O meu bisavô olha para ele surpreso mais uma vez.
- Acho que sobre isso eu tenho algo melhor do que um livro. Fiquem aqui, eu já volto.
Ele sai e eu olho para o Nanon.
- Tem certeza que vai contar tudo para ele?
- Ele só vai confiar em mim se eu for sincero.
Eu suspiro e concordo, ele toca o meu rosto e me beija.
- Vai ficar tudo bem, eu prometo!
Eu concordo e ele me beija novamente, quando escutamos a porta abrindo nos afastamos. Olho para a porta e me levanto.
- Tia Meg!
Eu vou até ela e abraço, a tia Meg é a curandeira da vila, está com a gente a mais de três seculos. Me afasto e viro para o Nanon que está com uma cara muito séria, a tia Meg sorri para ele.
- Olá anjo!
- Bruxa.
Eu olho para a tia Meg e me afasto mais, o Nanon, segura a minha mão e me puxa para trás dele. Percebo que tanto o meu bisavô quanto a tia Meg parecem surpresos com o que ele fez.

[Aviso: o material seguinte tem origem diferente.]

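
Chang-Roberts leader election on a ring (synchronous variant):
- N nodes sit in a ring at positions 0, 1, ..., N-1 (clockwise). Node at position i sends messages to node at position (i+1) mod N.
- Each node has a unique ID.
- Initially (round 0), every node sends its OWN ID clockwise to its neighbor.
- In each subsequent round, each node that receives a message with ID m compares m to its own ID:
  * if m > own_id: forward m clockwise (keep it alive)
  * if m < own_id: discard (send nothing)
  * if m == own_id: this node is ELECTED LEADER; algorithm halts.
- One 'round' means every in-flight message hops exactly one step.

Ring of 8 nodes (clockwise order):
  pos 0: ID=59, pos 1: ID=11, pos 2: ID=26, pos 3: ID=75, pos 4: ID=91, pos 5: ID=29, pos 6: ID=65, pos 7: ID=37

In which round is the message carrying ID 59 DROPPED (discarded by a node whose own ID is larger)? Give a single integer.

Round 1: pos1(id11) recv 59: fwd; pos2(id26) recv 11: drop; pos3(id75) recv 26: drop; pos4(id91) recv 75: drop; pos5(id29) recv 91: fwd; pos6(id65) recv 29: drop; pos7(id37) recv 65: fwd; pos0(id59) recv 37: drop
Round 2: pos2(id26) recv 59: fwd; pos6(id65) recv 91: fwd; pos0(id59) recv 65: fwd
Round 3: pos3(id75) recv 59: drop; pos7(id37) recv 91: fwd; pos1(id11) recv 65: fwd
Round 4: pos0(id59) recv 91: fwd; pos2(id26) recv 65: fwd
Round 5: pos1(id11) recv 91: fwd; pos3(id75) recv 65: drop
Round 6: pos2(id26) recv 91: fwd
Round 7: pos3(id75) recv 91: fwd
Round 8: pos4(id91) recv 91: ELECTED
Message ID 59 originates at pos 0; dropped at pos 3 in round 3

Answer: 3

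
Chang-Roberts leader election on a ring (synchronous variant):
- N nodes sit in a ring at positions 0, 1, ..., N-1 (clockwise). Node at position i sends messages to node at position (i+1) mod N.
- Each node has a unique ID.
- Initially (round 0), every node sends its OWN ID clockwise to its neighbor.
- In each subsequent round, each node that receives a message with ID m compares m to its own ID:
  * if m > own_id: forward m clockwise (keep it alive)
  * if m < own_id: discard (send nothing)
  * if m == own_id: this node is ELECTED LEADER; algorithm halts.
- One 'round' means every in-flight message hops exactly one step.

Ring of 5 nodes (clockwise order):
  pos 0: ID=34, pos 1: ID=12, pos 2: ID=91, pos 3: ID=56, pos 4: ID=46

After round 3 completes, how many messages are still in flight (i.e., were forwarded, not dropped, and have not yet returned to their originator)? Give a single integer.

Round 1: pos1(id12) recv 34: fwd; pos2(id91) recv 12: drop; pos3(id56) recv 91: fwd; pos4(id46) recv 56: fwd; pos0(id34) recv 46: fwd
Round 2: pos2(id91) recv 34: drop; pos4(id46) recv 91: fwd; pos0(id34) recv 56: fwd; pos1(id12) recv 46: fwd
Round 3: pos0(id34) recv 91: fwd; pos1(id12) recv 56: fwd; pos2(id91) recv 46: drop
After round 3: 2 messages still in flight

Answer: 2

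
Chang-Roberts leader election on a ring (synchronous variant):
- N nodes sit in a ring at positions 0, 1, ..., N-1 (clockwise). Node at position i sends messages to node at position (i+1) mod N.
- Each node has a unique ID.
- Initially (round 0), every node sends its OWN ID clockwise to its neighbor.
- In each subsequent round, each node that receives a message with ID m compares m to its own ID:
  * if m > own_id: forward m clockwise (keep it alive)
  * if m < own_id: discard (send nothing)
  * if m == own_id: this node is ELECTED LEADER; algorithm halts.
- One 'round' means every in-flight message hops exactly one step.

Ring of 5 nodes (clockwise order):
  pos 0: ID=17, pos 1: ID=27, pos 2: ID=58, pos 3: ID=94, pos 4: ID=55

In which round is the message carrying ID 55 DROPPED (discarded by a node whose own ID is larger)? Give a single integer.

Answer: 3

Derivation:
Round 1: pos1(id27) recv 17: drop; pos2(id58) recv 27: drop; pos3(id94) recv 58: drop; pos4(id55) recv 94: fwd; pos0(id17) recv 55: fwd
Round 2: pos0(id17) recv 94: fwd; pos1(id27) recv 55: fwd
Round 3: pos1(id27) recv 94: fwd; pos2(id58) recv 55: drop
Round 4: pos2(id58) recv 94: fwd
Round 5: pos3(id94) recv 94: ELECTED
Message ID 55 originates at pos 4; dropped at pos 2 in round 3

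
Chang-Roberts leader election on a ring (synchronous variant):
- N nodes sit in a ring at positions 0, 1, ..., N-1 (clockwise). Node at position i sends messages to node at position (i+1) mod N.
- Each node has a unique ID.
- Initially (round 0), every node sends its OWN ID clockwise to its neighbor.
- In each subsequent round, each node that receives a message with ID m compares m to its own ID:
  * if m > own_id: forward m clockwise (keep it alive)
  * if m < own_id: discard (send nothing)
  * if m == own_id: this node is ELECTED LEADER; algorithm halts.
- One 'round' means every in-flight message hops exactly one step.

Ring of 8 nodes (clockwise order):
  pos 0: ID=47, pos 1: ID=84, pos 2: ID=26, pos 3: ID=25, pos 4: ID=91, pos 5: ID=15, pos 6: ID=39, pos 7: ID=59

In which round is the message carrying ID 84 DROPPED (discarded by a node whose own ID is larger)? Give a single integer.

Answer: 3

Derivation:
Round 1: pos1(id84) recv 47: drop; pos2(id26) recv 84: fwd; pos3(id25) recv 26: fwd; pos4(id91) recv 25: drop; pos5(id15) recv 91: fwd; pos6(id39) recv 15: drop; pos7(id59) recv 39: drop; pos0(id47) recv 59: fwd
Round 2: pos3(id25) recv 84: fwd; pos4(id91) recv 26: drop; pos6(id39) recv 91: fwd; pos1(id84) recv 59: drop
Round 3: pos4(id91) recv 84: drop; pos7(id59) recv 91: fwd
Round 4: pos0(id47) recv 91: fwd
Round 5: pos1(id84) recv 91: fwd
Round 6: pos2(id26) recv 91: fwd
Round 7: pos3(id25) recv 91: fwd
Round 8: pos4(id91) recv 91: ELECTED
Message ID 84 originates at pos 1; dropped at pos 4 in round 3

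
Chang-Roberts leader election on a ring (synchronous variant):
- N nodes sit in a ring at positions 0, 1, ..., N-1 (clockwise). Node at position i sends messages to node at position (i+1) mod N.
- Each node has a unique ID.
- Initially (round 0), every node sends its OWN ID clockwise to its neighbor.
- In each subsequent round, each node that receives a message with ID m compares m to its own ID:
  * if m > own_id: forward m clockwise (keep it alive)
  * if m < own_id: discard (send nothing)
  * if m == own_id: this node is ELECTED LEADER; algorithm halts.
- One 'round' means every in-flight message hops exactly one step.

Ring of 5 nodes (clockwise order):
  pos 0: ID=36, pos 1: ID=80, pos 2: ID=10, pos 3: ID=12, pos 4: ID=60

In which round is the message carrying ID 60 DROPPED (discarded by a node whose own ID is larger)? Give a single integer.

Round 1: pos1(id80) recv 36: drop; pos2(id10) recv 80: fwd; pos3(id12) recv 10: drop; pos4(id60) recv 12: drop; pos0(id36) recv 60: fwd
Round 2: pos3(id12) recv 80: fwd; pos1(id80) recv 60: drop
Round 3: pos4(id60) recv 80: fwd
Round 4: pos0(id36) recv 80: fwd
Round 5: pos1(id80) recv 80: ELECTED
Message ID 60 originates at pos 4; dropped at pos 1 in round 2

Answer: 2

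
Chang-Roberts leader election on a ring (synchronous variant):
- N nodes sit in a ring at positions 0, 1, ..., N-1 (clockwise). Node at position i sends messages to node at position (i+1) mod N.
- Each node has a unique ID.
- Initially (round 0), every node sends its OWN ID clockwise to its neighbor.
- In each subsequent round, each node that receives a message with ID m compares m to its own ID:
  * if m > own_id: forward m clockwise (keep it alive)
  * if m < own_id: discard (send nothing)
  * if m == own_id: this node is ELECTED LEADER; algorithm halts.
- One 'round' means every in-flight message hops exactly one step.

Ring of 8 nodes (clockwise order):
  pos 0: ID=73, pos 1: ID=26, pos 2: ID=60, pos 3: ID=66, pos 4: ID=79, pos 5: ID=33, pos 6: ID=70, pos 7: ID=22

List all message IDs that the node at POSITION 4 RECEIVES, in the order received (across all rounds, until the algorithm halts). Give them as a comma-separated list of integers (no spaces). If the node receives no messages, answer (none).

Answer: 66,73,79

Derivation:
Round 1: pos1(id26) recv 73: fwd; pos2(id60) recv 26: drop; pos3(id66) recv 60: drop; pos4(id79) recv 66: drop; pos5(id33) recv 79: fwd; pos6(id70) recv 33: drop; pos7(id22) recv 70: fwd; pos0(id73) recv 22: drop
Round 2: pos2(id60) recv 73: fwd; pos6(id70) recv 79: fwd; pos0(id73) recv 70: drop
Round 3: pos3(id66) recv 73: fwd; pos7(id22) recv 79: fwd
Round 4: pos4(id79) recv 73: drop; pos0(id73) recv 79: fwd
Round 5: pos1(id26) recv 79: fwd
Round 6: pos2(id60) recv 79: fwd
Round 7: pos3(id66) recv 79: fwd
Round 8: pos4(id79) recv 79: ELECTED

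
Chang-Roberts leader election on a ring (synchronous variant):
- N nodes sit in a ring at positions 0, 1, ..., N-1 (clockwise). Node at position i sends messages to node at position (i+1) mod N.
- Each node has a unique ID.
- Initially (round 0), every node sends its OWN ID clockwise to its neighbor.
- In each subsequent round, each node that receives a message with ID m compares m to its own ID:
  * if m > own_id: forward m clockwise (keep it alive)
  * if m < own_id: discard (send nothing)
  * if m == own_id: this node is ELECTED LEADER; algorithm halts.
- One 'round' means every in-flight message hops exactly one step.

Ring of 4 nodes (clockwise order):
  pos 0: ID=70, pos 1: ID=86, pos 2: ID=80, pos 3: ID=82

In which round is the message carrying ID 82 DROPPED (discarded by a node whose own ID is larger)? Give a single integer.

Answer: 2

Derivation:
Round 1: pos1(id86) recv 70: drop; pos2(id80) recv 86: fwd; pos3(id82) recv 80: drop; pos0(id70) recv 82: fwd
Round 2: pos3(id82) recv 86: fwd; pos1(id86) recv 82: drop
Round 3: pos0(id70) recv 86: fwd
Round 4: pos1(id86) recv 86: ELECTED
Message ID 82 originates at pos 3; dropped at pos 1 in round 2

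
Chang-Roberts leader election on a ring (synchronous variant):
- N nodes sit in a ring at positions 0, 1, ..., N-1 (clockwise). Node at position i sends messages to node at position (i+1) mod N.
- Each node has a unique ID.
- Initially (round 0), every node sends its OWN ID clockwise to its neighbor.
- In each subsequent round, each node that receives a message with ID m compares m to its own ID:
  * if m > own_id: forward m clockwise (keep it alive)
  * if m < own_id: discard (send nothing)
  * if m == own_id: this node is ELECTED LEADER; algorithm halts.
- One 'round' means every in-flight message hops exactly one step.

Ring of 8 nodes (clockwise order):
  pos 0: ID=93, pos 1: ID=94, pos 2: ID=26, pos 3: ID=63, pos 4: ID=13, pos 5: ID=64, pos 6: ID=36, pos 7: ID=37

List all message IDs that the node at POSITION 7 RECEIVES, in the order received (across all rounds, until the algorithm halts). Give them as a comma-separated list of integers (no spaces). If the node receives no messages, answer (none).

Answer: 36,64,94

Derivation:
Round 1: pos1(id94) recv 93: drop; pos2(id26) recv 94: fwd; pos3(id63) recv 26: drop; pos4(id13) recv 63: fwd; pos5(id64) recv 13: drop; pos6(id36) recv 64: fwd; pos7(id37) recv 36: drop; pos0(id93) recv 37: drop
Round 2: pos3(id63) recv 94: fwd; pos5(id64) recv 63: drop; pos7(id37) recv 64: fwd
Round 3: pos4(id13) recv 94: fwd; pos0(id93) recv 64: drop
Round 4: pos5(id64) recv 94: fwd
Round 5: pos6(id36) recv 94: fwd
Round 6: pos7(id37) recv 94: fwd
Round 7: pos0(id93) recv 94: fwd
Round 8: pos1(id94) recv 94: ELECTED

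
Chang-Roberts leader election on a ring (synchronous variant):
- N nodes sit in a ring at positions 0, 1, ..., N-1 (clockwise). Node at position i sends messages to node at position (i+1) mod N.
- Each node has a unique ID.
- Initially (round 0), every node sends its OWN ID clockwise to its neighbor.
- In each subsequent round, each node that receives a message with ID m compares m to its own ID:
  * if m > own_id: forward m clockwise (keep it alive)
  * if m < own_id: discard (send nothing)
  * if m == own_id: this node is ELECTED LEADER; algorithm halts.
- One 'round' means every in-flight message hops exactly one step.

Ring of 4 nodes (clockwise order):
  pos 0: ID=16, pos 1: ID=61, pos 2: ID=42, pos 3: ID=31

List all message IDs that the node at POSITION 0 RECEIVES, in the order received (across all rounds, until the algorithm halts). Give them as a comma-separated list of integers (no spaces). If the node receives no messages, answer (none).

Answer: 31,42,61

Derivation:
Round 1: pos1(id61) recv 16: drop; pos2(id42) recv 61: fwd; pos3(id31) recv 42: fwd; pos0(id16) recv 31: fwd
Round 2: pos3(id31) recv 61: fwd; pos0(id16) recv 42: fwd; pos1(id61) recv 31: drop
Round 3: pos0(id16) recv 61: fwd; pos1(id61) recv 42: drop
Round 4: pos1(id61) recv 61: ELECTED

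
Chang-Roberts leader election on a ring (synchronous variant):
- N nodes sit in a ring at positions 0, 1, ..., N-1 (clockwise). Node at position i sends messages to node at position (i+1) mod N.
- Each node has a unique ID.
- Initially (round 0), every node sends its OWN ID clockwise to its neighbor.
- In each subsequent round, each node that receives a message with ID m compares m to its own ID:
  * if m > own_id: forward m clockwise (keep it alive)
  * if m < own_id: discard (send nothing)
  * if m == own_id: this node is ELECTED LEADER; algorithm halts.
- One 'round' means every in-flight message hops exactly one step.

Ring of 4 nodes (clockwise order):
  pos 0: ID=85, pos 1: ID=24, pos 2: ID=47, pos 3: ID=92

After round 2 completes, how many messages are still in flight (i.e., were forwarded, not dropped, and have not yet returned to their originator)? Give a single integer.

Round 1: pos1(id24) recv 85: fwd; pos2(id47) recv 24: drop; pos3(id92) recv 47: drop; pos0(id85) recv 92: fwd
Round 2: pos2(id47) recv 85: fwd; pos1(id24) recv 92: fwd
After round 2: 2 messages still in flight

Answer: 2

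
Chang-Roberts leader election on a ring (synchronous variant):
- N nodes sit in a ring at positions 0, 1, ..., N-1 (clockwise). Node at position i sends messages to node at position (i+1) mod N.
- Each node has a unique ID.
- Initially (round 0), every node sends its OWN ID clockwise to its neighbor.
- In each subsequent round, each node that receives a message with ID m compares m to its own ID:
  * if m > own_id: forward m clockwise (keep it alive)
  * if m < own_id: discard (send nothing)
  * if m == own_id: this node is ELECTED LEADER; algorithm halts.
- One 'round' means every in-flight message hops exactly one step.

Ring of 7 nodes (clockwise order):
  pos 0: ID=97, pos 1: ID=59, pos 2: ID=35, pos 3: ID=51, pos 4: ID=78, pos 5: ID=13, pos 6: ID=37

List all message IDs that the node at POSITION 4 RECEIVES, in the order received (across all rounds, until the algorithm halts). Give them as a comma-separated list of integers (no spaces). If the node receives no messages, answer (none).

Answer: 51,59,97

Derivation:
Round 1: pos1(id59) recv 97: fwd; pos2(id35) recv 59: fwd; pos3(id51) recv 35: drop; pos4(id78) recv 51: drop; pos5(id13) recv 78: fwd; pos6(id37) recv 13: drop; pos0(id97) recv 37: drop
Round 2: pos2(id35) recv 97: fwd; pos3(id51) recv 59: fwd; pos6(id37) recv 78: fwd
Round 3: pos3(id51) recv 97: fwd; pos4(id78) recv 59: drop; pos0(id97) recv 78: drop
Round 4: pos4(id78) recv 97: fwd
Round 5: pos5(id13) recv 97: fwd
Round 6: pos6(id37) recv 97: fwd
Round 7: pos0(id97) recv 97: ELECTED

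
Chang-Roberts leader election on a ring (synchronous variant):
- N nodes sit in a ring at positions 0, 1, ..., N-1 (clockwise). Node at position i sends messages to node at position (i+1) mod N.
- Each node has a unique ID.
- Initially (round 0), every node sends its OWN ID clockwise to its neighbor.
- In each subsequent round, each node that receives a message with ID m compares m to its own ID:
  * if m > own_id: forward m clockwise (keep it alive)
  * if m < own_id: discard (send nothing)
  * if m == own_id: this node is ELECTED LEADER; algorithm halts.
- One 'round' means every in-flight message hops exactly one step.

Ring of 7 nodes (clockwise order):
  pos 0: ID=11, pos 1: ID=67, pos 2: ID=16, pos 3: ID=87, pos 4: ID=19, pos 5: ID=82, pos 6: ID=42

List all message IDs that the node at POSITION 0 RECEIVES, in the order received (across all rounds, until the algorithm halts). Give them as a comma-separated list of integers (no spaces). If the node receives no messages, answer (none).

Round 1: pos1(id67) recv 11: drop; pos2(id16) recv 67: fwd; pos3(id87) recv 16: drop; pos4(id19) recv 87: fwd; pos5(id82) recv 19: drop; pos6(id42) recv 82: fwd; pos0(id11) recv 42: fwd
Round 2: pos3(id87) recv 67: drop; pos5(id82) recv 87: fwd; pos0(id11) recv 82: fwd; pos1(id67) recv 42: drop
Round 3: pos6(id42) recv 87: fwd; pos1(id67) recv 82: fwd
Round 4: pos0(id11) recv 87: fwd; pos2(id16) recv 82: fwd
Round 5: pos1(id67) recv 87: fwd; pos3(id87) recv 82: drop
Round 6: pos2(id16) recv 87: fwd
Round 7: pos3(id87) recv 87: ELECTED

Answer: 42,82,87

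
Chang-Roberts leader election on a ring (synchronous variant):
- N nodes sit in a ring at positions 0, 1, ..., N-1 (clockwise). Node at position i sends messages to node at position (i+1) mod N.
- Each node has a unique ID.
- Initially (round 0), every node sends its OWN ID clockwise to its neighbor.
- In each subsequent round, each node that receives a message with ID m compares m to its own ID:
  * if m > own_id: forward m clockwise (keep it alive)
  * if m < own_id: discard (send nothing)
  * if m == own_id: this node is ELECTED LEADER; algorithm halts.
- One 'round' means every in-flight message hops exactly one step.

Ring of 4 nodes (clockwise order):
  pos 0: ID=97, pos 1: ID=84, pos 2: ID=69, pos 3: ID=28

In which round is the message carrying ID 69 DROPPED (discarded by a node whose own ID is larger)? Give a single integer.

Answer: 2

Derivation:
Round 1: pos1(id84) recv 97: fwd; pos2(id69) recv 84: fwd; pos3(id28) recv 69: fwd; pos0(id97) recv 28: drop
Round 2: pos2(id69) recv 97: fwd; pos3(id28) recv 84: fwd; pos0(id97) recv 69: drop
Round 3: pos3(id28) recv 97: fwd; pos0(id97) recv 84: drop
Round 4: pos0(id97) recv 97: ELECTED
Message ID 69 originates at pos 2; dropped at pos 0 in round 2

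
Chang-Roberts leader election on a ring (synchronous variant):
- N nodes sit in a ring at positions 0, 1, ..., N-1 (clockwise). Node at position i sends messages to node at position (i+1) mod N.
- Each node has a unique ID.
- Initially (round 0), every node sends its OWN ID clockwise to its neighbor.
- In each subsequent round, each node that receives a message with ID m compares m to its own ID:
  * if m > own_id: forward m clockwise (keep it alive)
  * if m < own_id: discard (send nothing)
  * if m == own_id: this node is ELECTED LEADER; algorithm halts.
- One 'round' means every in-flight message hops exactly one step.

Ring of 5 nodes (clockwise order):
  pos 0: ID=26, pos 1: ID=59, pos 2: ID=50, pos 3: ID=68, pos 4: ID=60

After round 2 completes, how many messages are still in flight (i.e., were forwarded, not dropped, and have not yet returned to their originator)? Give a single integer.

Round 1: pos1(id59) recv 26: drop; pos2(id50) recv 59: fwd; pos3(id68) recv 50: drop; pos4(id60) recv 68: fwd; pos0(id26) recv 60: fwd
Round 2: pos3(id68) recv 59: drop; pos0(id26) recv 68: fwd; pos1(id59) recv 60: fwd
After round 2: 2 messages still in flight

Answer: 2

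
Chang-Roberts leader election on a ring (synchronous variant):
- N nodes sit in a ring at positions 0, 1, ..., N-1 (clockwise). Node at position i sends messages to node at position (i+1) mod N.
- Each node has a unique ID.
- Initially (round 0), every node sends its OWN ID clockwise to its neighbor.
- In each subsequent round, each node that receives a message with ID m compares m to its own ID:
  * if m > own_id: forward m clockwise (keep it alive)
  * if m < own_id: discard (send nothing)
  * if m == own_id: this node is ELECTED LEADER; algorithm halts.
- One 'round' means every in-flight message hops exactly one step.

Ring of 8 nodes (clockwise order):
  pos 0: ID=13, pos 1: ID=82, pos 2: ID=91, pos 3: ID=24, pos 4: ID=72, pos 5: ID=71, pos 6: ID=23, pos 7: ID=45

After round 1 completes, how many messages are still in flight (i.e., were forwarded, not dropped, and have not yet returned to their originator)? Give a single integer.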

- Não se preocupe anjo, eu jamais faria mal a ele.
O Nanon não fala nada e também não relaxa, o meu bisavô da um passo a frente ficando entre eles.
- Ok, vamos conversar, sentem!
A tia Meg senta, o meu avô olha para nós, eu decido sentar e puxo o Nanon para sentar ao meu lado, ele senta bem perto e segura a minha mão, o que não passa despercebido pelos outros. O meu avô senta também e fala.
- Meg, ele perguntou sobre a lágrima de anjo.
- Porque você quer saber?
- Chame de curiosidade.
Ela acena e sorri.
- Lágrimas de anjos são muito raras, então pouco se sabe sobre elas, mas elas são usadas para proteção, são os melhores escudos que existem no mundo.
- Protege contra o que?
- Qualquer coisa que não seja física, maldições, magias, qualquer coisa sobrenatural.
O Nanon olha para mim e para ela novamente.
- Como selar uma lágrima de anjo?
A tia Meg olha para mim surpresa e quando eu percebo o Nanon está segurando ela pelo pescoço no ar, mesmo assim ela está sorrindo.
- Você chora anjo?
Ela começa a tossir e o meu bisavô vai até eles.
- Solta ela.
O Nanon pressiona mais, então solta derrubando ela no chão.
- Ataque ele novamente e eu te mato!
A tia Meg levanta massageando o pescoço.
- Era uma magia de cura anjo, não ia fazer mal a ele, eu só queria testar o escudo.
Ele se afasta e senta novamente ao meu lado, segura o meu rosto e faz eu olhar pra ele.
- Você está bem?
- Estou.
- Você ama ele...
Nós olhamos para a tia Meg que parece realmente surpresa dessa vez.
- Um anjo que ama e chora, eu nunca vi nada assim antes!
- A lágrima, bruxa, como selar?
- Um feitiço simples consegue selar a proteção da lágrima.
- Porque precisa ser selado?
- Como aconteceu? O que te fez chorar? Como a lágrima consumida? Essas coisas fazem toda a diferença.
Ele olha para mim mais uma vez .
- Porque você chorou, anjo?
- Eu achei que tinha perdido ele.
- Você chorou por ele?
O Nanon concorda e eu sorrio.
- Eu peguei a sua lágrima e coloquei na boca.
- É por isso que a proteção é tão forte. Eu nunca ouvi falar de um anjo que chora por amor, sempre foi sobre tortura ou sofrimento, então a proteção era fraca, não tenho certeza nesse caso, talvez nem seja necessário selar, mas vamos fazer para garantir.
Ela levanta e vem na nossa direção, o Nanon levanta e fica na minha frente.
- Você quer ou não o selo, anjo?
Ele olha para mim por alguns segundos então dá um passo para o lado.
- Vem aqui, ratinho, eu não vou te machucar.
Eu levanto e ela aponta.
- Tira a camiseta.
Eu tiro e ela olha para o Nanon.
- O selo é feito com sangue, quer usar o seu?
O Nanon olha para mim e de repente corta o pulso com a unha.
- É melhor ser rápida, não vai durar.
Ela sorri e pega o sangue com o dedo e começa a desenhar no meu peito, quando para eu olho para a mão do Nanon, mas ele já está cicatrizando. A tia Meg fala algumas coisas em uma língua que eu não entendo, o meu peito brilha e o desenho some.
- Agora a lágrima vai proteger ele para sempre.